A measure that would make it easier for Michigan telecom companies to stop providing landline service (CD Feb 19 p11) passed the state House Tuesday. A leading critic said the measure is likely to survive a conference committee with the Senate and be enacted. SB-636 (http://1.usa.gov/1feaIv2) would allow ILECs including AT&T to stop providing landline service as of Jan. 1, 2017, without approval from the Michigan Public Service Commission. Under an amendment added to the bill, companies that drop landline service would be required to follow any guidelines, rules or regulations set out in the FCC IP transition trials. “AARP remains concerned that some people could be left without affordable, reliable phone service when this bill takes effect. Also, it does not provide the consumer protections that are in current telecommunications law,” said the critic, Melissa Seifert, AARP Michigan associate state director-governmental affairs, in a statement. Jim Murray, president of AT&T Michigan, said in a statement that the bill, if signed by Gov. Rick Snyder (R), would “update Michigan regulations to make it easier for phone companies like AT&T to invest in new, more efficient communications services.” Under the bill, ending landline service would still require FCC approval, but not from the MPSC. If a customer filed a complaint after the discontinuation of service, the MPSC would investigate whether the area still has comparable voice service, including VoIP and wireless, with reliable access to emergency service. If not, the MPSC could declare an emergency in the area, saying it’s not served by at least one voice service provider offering comparable voice service with reliable access to 911 and other emergency services. The MPSC could then ask other providers to voluntarily provide the service, including through VoIP or wireless, but it couldn’t force the current provider to do so. If there’s no willing provider, the provider that ended the service would be required to step back in. If VoIP, wireless or another technology were able to provide the service, the provider would not have to continue traditional landline service.

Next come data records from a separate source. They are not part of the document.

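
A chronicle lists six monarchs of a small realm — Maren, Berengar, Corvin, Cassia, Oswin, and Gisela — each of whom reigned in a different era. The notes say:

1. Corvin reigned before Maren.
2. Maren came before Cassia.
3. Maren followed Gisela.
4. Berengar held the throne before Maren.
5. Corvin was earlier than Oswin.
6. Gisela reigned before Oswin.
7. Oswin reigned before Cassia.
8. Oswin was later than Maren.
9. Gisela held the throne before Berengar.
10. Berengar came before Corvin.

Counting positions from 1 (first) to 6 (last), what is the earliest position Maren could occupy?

Berengar, Corvin, and Gisela must all come before Maren — 3 forced predecessors.
Nothing else is forced ahead of Maren, so their earliest slot is position 3 + 1 = 4.

4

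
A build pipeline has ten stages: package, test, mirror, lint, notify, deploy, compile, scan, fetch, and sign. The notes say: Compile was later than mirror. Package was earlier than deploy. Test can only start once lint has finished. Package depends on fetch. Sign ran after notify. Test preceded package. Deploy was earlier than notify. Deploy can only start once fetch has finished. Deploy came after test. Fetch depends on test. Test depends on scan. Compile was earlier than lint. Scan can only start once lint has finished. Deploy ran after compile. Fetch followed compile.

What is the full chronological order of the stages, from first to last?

mirror, compile, lint, scan, test, fetch, package, deploy, notify, sign

The constraints fix every adjacent pair, so only one ordering works:
mirror → compile → lint → scan → test → fetch → package → deploy → notify → sign.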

The first discounted wireless plan for California’s LifeLine program was approved Tuesday by the California Public Utilities Commission. The CPUC selected Telscape Communications as the first authorized wireless provider for the state-funded LifeLine project, said a news release (http://bit.ly/1nhvOP9). Discounted wireless plans have been offered in the state under the federal Lifeline program. Telscape will offer three discounted plans, ranging from 1,000 voice minutes and 200 text messages for free to unlimited voice, text and data for $33.10 a month. LifeLine subsidies will allow Telscape to waive activation fees. The CPUC said it expects other wireless providers to be authorized in the future.